Funds are maturing – and not just in the financial sense of the word. Due to mounting regulatory pressure and increasingly complex investment strategies, more and more funds are outsourcing a part of their administration operations in order to focus on generating returns. This trend is also driven by the market pressure on firms to deliver operational excellence, better reporting and tighter accounting processes with greater transparency.
As their key business partners, fund service providers are also under transformation. Globalization, regulatory change, cost containment, implementing new technology, preventing and fighting cyberattacks, maintaining service quality and pressure on fees are just some of the key challenges the fund servicing industry faces today. Historically, the fund servicing market lacks homogeneity and service levels vary. Many fund service providers are backed by banks (e.g., BNY Mellon, BNP Paribas Securities Services and CACEIS) or prime brokers (e.g., Goldman Sachs Administrative Services and JPMorgan Hedge Fund Services), but independent players are gradually gaining their place by focusing on providing cost-efficient solutions and quality customer service.
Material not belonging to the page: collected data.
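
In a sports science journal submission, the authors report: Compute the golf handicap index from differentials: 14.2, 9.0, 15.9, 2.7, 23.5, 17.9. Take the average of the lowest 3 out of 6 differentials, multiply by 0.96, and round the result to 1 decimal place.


All differentials: 14.2, 9.0, 15.9, 2.7, 23.5, 17.9
Sorted: 2.7, 9.0, 14.2, 15.9, 17.9, 23.5
Best 3: 2.7, 9.0, 14.2
Average of best = 25.9 / 3 = 8.6333
Raw index = 8.6333 * 0.96 = 8.288
Handicap index = round(8.288, 1) = 8.3

8.3


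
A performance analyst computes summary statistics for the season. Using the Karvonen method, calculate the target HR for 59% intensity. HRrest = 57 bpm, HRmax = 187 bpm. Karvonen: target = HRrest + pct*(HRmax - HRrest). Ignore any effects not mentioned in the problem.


Target = HRrest + pct*(HRmax - HRrest)
Heart rate reserve = HRmax - HRrest = 187 - 57 = 130 bpm
Fraction = 59% = 0.59
Target = 57 + 0.59 * 130
Target = 57 + 76.7 = 133.7 bpm

133.7 bpm


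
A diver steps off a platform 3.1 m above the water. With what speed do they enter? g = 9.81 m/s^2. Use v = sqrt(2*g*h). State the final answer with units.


v = sqrt(2 * g * h)
v = sqrt(2 * 9.81 * 3.1)
v = sqrt(60.822) = 7.7988 m/s

7.7988 m/s


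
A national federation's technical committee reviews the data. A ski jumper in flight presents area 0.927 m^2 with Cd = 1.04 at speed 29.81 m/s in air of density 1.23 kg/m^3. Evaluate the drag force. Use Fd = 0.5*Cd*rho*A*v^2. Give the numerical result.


Fd = 0.5 * Cd * rho * A * v^2
Fd = 0.5 * 1.04 * 1.23 * 0.927 * 29.81^2
v^2 = 888.6361
Fd = 0.5 * 1.04 * 1.23 * 0.927 * 888.6361 = 526.8805 N

526.8805 N


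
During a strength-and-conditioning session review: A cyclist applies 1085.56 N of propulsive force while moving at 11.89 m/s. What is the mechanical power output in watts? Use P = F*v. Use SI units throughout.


P = F * v
P = 1085.56 * 11.89
P = 12907.3084 W

12907.3084 W


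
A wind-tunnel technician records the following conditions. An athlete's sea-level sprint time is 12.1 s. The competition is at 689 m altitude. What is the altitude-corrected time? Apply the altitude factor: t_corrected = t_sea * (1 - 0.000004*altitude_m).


Correction factor = 1 - 0.000004 * 689 = 0.997244
t_corrected = t_sea * factor = 12.1 * 0.997244
t_corrected = 12.0667 s

12.0667 s


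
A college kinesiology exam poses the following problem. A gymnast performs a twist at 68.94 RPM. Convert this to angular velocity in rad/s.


omega = RPM * 2 * pi / 60
omega = 68.94 * 2 * 3.14159 / 60
omega = 433.1628 / 60 = 7.2194 rad/s

7.2194 rad/s


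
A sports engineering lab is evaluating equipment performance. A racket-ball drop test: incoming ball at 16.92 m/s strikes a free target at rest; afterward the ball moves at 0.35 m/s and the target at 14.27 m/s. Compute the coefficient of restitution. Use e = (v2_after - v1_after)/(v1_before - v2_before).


e = (v2_after - v1_after) / (v1_before - v2_before)
Numerator = 14.27 - 0.35 = 13.92
Denominator = 16.92 - 0 = 16.92
e = 13.92 / 16.92 = 0.8227

0.8227


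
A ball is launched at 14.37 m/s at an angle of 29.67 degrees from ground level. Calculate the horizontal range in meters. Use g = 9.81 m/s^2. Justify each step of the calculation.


R = v^2 * sin(2*theta) / g
Convert angle to radians: theta = 29.67 deg = 0.5178 rad
sin(2*theta) = sin(1.0357) = 0.8602
R = 14.37^2 * 0.8602 / 9.81
R = 206.4969 * 0.8602 / 9.81 = 18.1071 m

18.1071 m


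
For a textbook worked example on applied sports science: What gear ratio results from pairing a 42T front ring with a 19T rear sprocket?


GR = front_teeth / rear_teeth
GR = 42 / 19
GR = 2.2105

2.2105


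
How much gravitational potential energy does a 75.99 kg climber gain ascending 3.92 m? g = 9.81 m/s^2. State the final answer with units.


PE = m * g * h
PE = 75.99 * 9.81 * 3.92
PE = 745.4619 * 3.92 = 2922.2106 J

2922.2106 J


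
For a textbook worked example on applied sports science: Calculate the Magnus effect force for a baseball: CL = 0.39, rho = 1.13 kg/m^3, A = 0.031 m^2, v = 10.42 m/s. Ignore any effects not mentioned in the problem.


FM = 0.5 * CL * rho * A * v^2
FM = 0.5 * 0.39 * 1.13 * 0.031 * 10.42^2
v^2 = 108.5764
FM = 0.5 * 0.39 * 1.13 * 0.031 * 108.5764 = 0.7417 N

0.7417 N


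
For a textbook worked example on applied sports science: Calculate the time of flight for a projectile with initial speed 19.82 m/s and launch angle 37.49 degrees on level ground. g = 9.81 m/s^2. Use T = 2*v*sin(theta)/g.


T = 2*v*sin(theta)/g
sin(theta) = sin(37.49 deg) = 0.6086
T = 2*19.82*0.6086 / 9.81
T = 24.1258 / 9.81 = 2.4593 s

2.4593 s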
Depending on what the client needs, service providers are trying to differentiate themselves by either providing a full-spectrum of comprehensive services or adopting a “best-in-breed” approach. The increasing maturity of the market is also leading to a concentration of players. For example, SGG, a Luxembourg-based leading global provider of financial services, conducted active acquisitions in France, Mauritius and Luxembourg between October 2016 and July 2017.